Big open puzzles that haven't been resolved yet.
The puzzle of excess volatility is the apparent paradox that broad market stock indices such as the S&P 500 are much more volatile than would be justified by the volatility of the underlying discounted dividend flows. It extends to other asset classes as well, such as foreign exchange and corporate bonds, but for now I’ll focus only on the stock indices.
Naively, we might expect that given a stock which pays a certain cash flow (including both dividends and buybacks) to the investors, the price of the stock would be the present value of these cash flows discounted at some rate of return. If this were the case, volatility in stock indices would only be driven by volatility of expectations about future dividend flows. However, under this picture it’s difficult to justify the observed volatility of stock indices, which is 15% annualized in good times and can go up to 80% annualized as we have seen in March 2020. This is because while there can be substantial uncertainty about current dividends, what dividends will be this quarter or this year should not have much effect on the stock price under a discount rate formalism.
A little financial-econometric history by John H. Cochrane summarizes the history of the puzzle and confirms the above reasoning. I highly suggest you read it, since it contains a lot of equations that I am unable to display here due to GitHub Markdown’s lack of support for LaTeX. The upshot is that the data suggests all of the variation in dividend yields of broad market stock indices corresponds only to variation in future returns, with none of it corresponding to variation in future dividends. In other words, if prices are high today relative to dividends today, that doesn’t mean dividends will grow faster in the future or that prices will grow faster in the future - it only means that you’ll get, on average, a worse return that you would’ve otherwise got. The reason the naive argument fails is that it assumes rates of return don’t vary over time, while variation in returns is the primary driver of the phenomenon of excess volatility.
Of course, from one perspective this does nothing to resolve the puzzle because we can always, after appropriate log-linearization of the definition of returns, express the current price-dividend ratio in terms of future dividend growth, future returns and future price-dividend ratios. A true resolution of the puzzle would also include an explanation of why returns on the stock market vary by such huge amounts, and it’s the explanation for this fact which has proved elusive.
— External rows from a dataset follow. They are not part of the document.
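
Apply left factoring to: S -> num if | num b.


Common prefix: 'num'
Factored: S -> num S', S' -> if | b


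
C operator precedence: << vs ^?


'<<' is shift (level 8); '^' is bitwise XOR (level 4)
Higher level binds tighter
'<<' has higher precedence than '^'


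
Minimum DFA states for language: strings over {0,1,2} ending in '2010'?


Track the longest suffix of input matching a prefix of '2010': 5 classes (prefixes of length 0..4)
Minimal DFA: 5 states


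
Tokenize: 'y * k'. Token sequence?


Scan left to right, longest-match per lexeme
Tokens: ID(y), OP(*), ID(k)


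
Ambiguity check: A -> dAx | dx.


balanced d^n…x^n: each string has a unique parse
Unambiguous


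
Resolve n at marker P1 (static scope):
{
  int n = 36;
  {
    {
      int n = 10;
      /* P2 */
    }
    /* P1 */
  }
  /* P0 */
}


P1's block does not declare n; resolves to the enclosing declaration at depth 0
n = 36


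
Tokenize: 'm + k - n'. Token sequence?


Scan left to right, longest-match per lexeme
Tokens: ID(m), OP(+), ID(k), OP(-), ID(n)


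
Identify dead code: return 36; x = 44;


statement follows a return and is unreachable
Dead: 'x = 44'


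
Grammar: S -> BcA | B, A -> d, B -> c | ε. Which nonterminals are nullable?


A nonterminal is nullable iff some alternative derives ε (directly, or every symbol in it is nullable)
Nullable: {B, S}


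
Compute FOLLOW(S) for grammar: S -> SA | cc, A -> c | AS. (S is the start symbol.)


$ ∈ FOLLOW(S). For each A -> αBβ: add FIRST(β)\{ε} to FOLLOW(B); if β nullable, add FOLLOW(A).
FOLLOW(S) = {$, c}


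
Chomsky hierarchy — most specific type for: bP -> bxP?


LHS has context (more than one symbol) and |LHS| ≤ |RHS|
Classification: Type 1 (Context-Sensitive)


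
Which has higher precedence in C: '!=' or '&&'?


'!=' is equality (level 6); '&&' is logical AND (level 2)
Higher level binds tighter
'!=' has higher precedence than '&&'


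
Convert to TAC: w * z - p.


Break into single-operator statements:
t1 = w * z
t2 = t1 - p


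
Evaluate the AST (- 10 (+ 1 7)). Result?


Evaluate inner: (+ 1 7) = 8
Evaluate root: (- 10 8) = 2
Result: 2


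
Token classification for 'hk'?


Pattern: letter/underscore followed by alphanumerics, not a keyword
Type: IDENTIFIER


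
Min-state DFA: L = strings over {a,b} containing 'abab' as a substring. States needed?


KMP-style automaton: 4 progress states + 1 absorbing accept = 5
Minimal DFA: 5 states


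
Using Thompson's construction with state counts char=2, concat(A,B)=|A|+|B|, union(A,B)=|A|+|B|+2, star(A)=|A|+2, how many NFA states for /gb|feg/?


Syntax tree has 5 char leaf(s), 1 union(s), 0 star(s)
chars contribute 5×2 = 10; each union adds +2; each star adds +2
Total: 10 + 2 + 0 = 12 states


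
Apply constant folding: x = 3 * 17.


3 * 17 = 51 at compile time
Optimized: x = 51


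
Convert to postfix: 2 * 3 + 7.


Left to right (same or higher precedence on left)
Postfix: 2 3 * 7 +


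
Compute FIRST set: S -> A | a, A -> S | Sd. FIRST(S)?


Per alternative of S: FIRST(A) = {a}; FIRST(a) = {a}
FIRST(S) = {a}


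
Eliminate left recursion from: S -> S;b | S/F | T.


Left-recursive alternatives: S;b, S/F; non-recursive: T
Introduce S': S -> TS', S' -> ;bS' | /FS' | ε


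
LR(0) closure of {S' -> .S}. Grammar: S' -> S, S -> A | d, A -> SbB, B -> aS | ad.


Start: S' -> .S
For each item with dot before a nonterminal B, add B -> .γ for every B-production
Closure: [S' -> .S, S -> .A, S -> .d, A -> .SbB]


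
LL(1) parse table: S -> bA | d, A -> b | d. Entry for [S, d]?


For [S, d]: 'd' ∈ FIRST(d)
Entry: S -> d


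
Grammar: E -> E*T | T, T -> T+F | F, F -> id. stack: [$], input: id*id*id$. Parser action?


no handle on stack; shift 'id'
Action: shift


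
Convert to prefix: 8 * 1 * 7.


left-to-right (same/higher precedence on left): tree is (* (* 8 1) 7)
Prefix: * * 8 1 7


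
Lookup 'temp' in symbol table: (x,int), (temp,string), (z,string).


Lookup 'temp' → type string


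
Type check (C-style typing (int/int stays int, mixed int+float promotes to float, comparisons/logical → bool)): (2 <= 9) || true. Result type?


Operand types: bool || bool
Rule: logical operators take bool operands and yield bool
Result type: bool


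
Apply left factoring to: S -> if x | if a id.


Common prefix: 'if'
Factored: S -> if S', S' -> x | a id


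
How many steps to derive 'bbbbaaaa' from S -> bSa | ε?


Derivation: S => bSa => bbSaa => bbbSaaa => bbbbSaaaa => bbbbaaaa
Steps: 5


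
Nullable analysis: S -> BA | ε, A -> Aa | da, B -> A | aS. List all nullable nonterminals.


A nonterminal is nullable iff some alternative derives ε (directly, or every symbol in it is nullable)
Nullable: {S}


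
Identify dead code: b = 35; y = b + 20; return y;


b is read by y's definition; y is returned
No dead code


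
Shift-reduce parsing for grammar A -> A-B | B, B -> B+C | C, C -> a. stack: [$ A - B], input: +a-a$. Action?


'+' can extend B; shift to build B -> B+C
Action: shift


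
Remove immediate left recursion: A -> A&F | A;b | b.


Left-recursive alternatives: A&F, A;b; non-recursive: b
Introduce A': A -> bA', A' -> &FA' | ;bA' | ε


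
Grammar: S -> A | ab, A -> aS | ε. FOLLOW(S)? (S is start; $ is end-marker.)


$ ∈ FOLLOW(S). For each A -> αBβ: add FIRST(β)\{ε} to FOLLOW(B); if β nullable, add FOLLOW(A).
FOLLOW(S) = {$}


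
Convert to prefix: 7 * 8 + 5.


left-to-right (same/higher precedence on left): tree is (+ (* 7 8) 5)
Prefix: + * 7 8 5


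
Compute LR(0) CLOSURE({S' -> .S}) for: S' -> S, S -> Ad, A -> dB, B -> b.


Start: S' -> .S
For each item with dot before a nonterminal B, add B -> .γ for every B-production
Closure: [S' -> .S, S -> .Ad, A -> .dB]


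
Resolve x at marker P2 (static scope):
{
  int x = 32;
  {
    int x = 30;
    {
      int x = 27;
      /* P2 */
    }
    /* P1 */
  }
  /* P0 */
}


x declared in the same block as P2
x = 27


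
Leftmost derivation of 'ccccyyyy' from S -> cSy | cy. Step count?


Derivation: S => cSy => ccSyy => cccSyyy => ccccyyyy
Steps: 4


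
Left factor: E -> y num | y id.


Common prefix: 'y'
Factored: E -> y E', E' -> num | id


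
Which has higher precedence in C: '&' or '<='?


'<=' is relational (level 7); '&' is bitwise AND (level 5)
Higher level binds tighter
'<=' has higher precedence than '&'


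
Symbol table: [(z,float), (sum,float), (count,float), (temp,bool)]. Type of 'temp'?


Lookup 'temp' → type bool


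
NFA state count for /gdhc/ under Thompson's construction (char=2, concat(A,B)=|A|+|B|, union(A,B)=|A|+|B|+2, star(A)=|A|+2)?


Syntax tree has 4 char leaf(s), 0 union(s), 0 star(s)
chars contribute 4×2 = 8; each union adds +2; each star adds +2
Total: 8 + 0 + 0 = 8 states


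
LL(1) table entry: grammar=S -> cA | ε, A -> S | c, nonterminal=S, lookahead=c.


For [S, c]: 'c' ∈ FIRST(cA)
Entry: S -> cA


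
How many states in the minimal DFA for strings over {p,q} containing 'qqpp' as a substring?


KMP-style automaton: 4 progress states + 1 absorbing accept = 5
Minimal DFA: 5 states


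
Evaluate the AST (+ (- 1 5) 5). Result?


Evaluate inner: (- 1 5) = -4
Evaluate root: (+ -4 5) = 1
Result: 1


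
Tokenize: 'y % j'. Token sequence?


Scan left to right, longest-match per lexeme
Tokens: ID(y), OP(%), ID(j)


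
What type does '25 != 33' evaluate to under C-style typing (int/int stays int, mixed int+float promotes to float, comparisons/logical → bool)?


Operand types: int != int
Rule: comparison yields bool
Result type: bool


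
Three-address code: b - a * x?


Break into single-operator statements:
t1 = a * x
t2 = b - t1


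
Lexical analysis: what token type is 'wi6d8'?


Pattern: letter/underscore followed by alphanumerics, not a keyword
Type: IDENTIFIER


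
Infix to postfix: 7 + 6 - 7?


Left to right (same or higher precedence on left)
Postfix: 7 6 + 7 -


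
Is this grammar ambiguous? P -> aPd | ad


balanced a^n…d^n: each string has a unique parse
Unambiguous


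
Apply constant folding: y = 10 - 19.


10 - 19 = -9 at compile time
Optimized: y = -9


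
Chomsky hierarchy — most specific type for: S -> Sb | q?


Left-linear: every RHS is a terminal or one nonterminal followed by a terminal
Classification: Type 3 (Regular)


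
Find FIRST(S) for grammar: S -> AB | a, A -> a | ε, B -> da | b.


Per alternative of S: FIRST(AB) = {a, b, d}; FIRST(a) = {a}
FIRST(S) = {a, b, d}


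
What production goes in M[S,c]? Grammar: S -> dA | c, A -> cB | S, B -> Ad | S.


For [S, c]: 'c' ∈ FIRST(c)
Entry: S -> c


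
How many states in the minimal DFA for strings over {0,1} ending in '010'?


Track the longest suffix of input matching a prefix of '010': 4 classes (prefixes of length 0..3)
Minimal DFA: 4 states


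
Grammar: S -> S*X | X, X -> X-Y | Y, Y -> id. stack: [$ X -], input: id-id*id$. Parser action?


no handle; shift 'id'
Action: shift


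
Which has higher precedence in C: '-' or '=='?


'-' is additive (level 9); '==' is equality (level 6)
Higher level binds tighter
'-' has higher precedence than '=='


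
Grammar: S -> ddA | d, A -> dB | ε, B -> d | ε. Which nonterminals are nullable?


A nonterminal is nullable iff some alternative derives ε (directly, or every symbol in it is nullable)
Nullable: {A, B}


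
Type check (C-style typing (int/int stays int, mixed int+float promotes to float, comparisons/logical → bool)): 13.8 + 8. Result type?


Operand types: float + int
Rule: mixed int/float promotes to float; int/int stays int
Result type: float


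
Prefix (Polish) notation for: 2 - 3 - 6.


left-to-right (same/higher precedence on left): tree is (- (- 2 3) 6)
Prefix: - - 2 3 6


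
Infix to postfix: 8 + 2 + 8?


Left to right (same or higher precedence on left)
Postfix: 8 2 + 8 +


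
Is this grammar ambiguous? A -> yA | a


right-linear, alternatives start with distinct terminals 'y' vs 'a': unique leftmost derivation
Unambiguous


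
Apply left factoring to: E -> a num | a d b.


Common prefix: 'a'
Factored: E -> a E', E' -> num | d b


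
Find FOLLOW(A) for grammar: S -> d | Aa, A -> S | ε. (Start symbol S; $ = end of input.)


$ ∈ FOLLOW(S). For each A -> αBβ: add FIRST(β)\{ε} to FOLLOW(B); if β nullable, add FOLLOW(A).
FOLLOW(A) = {a}


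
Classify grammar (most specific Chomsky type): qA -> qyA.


LHS has context (more than one symbol) and |LHS| ≤ |RHS|
Classification: Type 1 (Context-Sensitive)


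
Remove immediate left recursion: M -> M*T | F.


Left-recursive alternatives: M*T; non-recursive: F
Introduce M': M -> FM', M' -> *TM' | ε


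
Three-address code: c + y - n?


Break into single-operator statements:
t1 = c + y
t2 = t1 - n


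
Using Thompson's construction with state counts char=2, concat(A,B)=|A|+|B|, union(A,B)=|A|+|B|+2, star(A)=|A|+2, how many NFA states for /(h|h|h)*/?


Syntax tree has 3 char leaf(s), 2 union(s), 1 star(s)
chars contribute 3×2 = 6; each union adds +2; each star adds +2
Total: 6 + 4 + 2 = 12 states


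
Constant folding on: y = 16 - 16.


16 - 16 = 0 at compile time
Optimized: y = 0


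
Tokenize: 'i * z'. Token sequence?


Scan left to right, longest-match per lexeme
Tokens: ID(i), OP(*), ID(z)


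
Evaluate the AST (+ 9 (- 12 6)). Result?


Evaluate inner: (- 12 6) = 6
Evaluate root: (+ 9 6) = 15
Result: 15


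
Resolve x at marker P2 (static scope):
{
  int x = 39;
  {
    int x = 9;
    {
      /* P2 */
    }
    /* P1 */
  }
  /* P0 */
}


P2's block does not declare x; resolves to the enclosing declaration at depth 1
x = 9


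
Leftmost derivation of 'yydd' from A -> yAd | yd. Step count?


Derivation: A => yAd => yydd
Steps: 2


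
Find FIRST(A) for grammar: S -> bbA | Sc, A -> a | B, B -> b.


Per alternative of A: FIRST(a) = {a}; FIRST(B) = {b}
FIRST(A) = {a, b}


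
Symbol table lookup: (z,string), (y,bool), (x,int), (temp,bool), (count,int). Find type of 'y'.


Lookup 'y' → type bool


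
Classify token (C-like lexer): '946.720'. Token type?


Pattern: digits with a decimal point
Type: FLOAT_LITERAL


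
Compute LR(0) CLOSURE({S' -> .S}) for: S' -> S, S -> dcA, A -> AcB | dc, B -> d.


Start: S' -> .S
For each item with dot before a nonterminal B, add B -> .γ for every B-production
Closure: [S' -> .S, S -> .dcA]


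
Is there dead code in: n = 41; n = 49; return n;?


first assignment to n is overwritten before any read
Dead: 'n = 41'


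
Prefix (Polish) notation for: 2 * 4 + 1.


left-to-right (same/higher precedence on left): tree is (+ (* 2 4) 1)
Prefix: + * 2 4 1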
What explanations have been offered for this puzzle? There are many, though none of them are satisfactory. John H. Cochrane’s literature review Macro-Finance contains the following zoo of explanations, along with some exploration of the problems with each of them:
These also don’t exhaust all explanations that have been proposed: there is a whole separate class of explanations, often advocated more by high-frequency traders and people who work in quantitative finance, based on trading mechanics. For example, The Inelastic Market Hypothesis by Jean-Philippe Bouchaud proposes a diffusion model of the order book with limited memory, in which orders can have a permanent impact on the market price of an asset as expectations realign around the new market price.
The appeal to strictly mechanical explanations is not entirely unreasonable given how inadequate economic explanations have been so far. The basic problem is that to get the observed large volatility of stock indices and the sizeable equity premium, we need to have expected returns which are both high on average and also vary a lot across time, which in economic terms turns out to require a large variance and a large heteroskedasticity of the marginal utility of consumption (also called the stochastic discount factor process in the literature). The difficulty is finding a model which explains the puzzle of excess volatility without making out of line predictions of other asset price data.
I think Cochrane does a good job summarizing the problems with the economics approaches I listed above, so I won’t write my own criticisms in this page - I’d mostly be repeating what he already says in his review. If you’re curious, you should read his literature review.
What about the approaches based on trading mechanics? I think the important test here is the following: all of the macroeconomic models predict that excess volatility is caused by heteroskedasticity of the marginal utility of consumption, and that it will only be observed in assets which have a correlation with the consumption process - assets such as stocks, bonds and foreign exchange, to name a few. The economic models are not vacuous: they predict that in the absence of such a correlation, there should be no excess volatility observed in a market, at least at low enough frequencies so that one can abstract away from the specific mechanics of a particular market. In particular, if excess volatility were to be observed in sports betting markets, it would be a direct refutation of the macroeconomic approach to explaining the puzzle of excess volatility. To my knowledge, however, all excess volatility in sports betting markets is exhibited at high frequencies and is not observable at lower frequencies.
Of course one can object by saying that betting markets are way too small for a particular mechanical explanation to be operative, but I think it is a strength of the macroeconomic approach that there is a pattern of excess volatility that it would be unable to explain, even in principle, and that no such excess volatility is observed in the data. I think this observation also poses a problem for behavioral or probability distortion based explanations, since there’s no particular reason to expect people to be much more rational and level-headed when betting on sports events featuring their favorite teams or players compared to when they are buying SPY shares.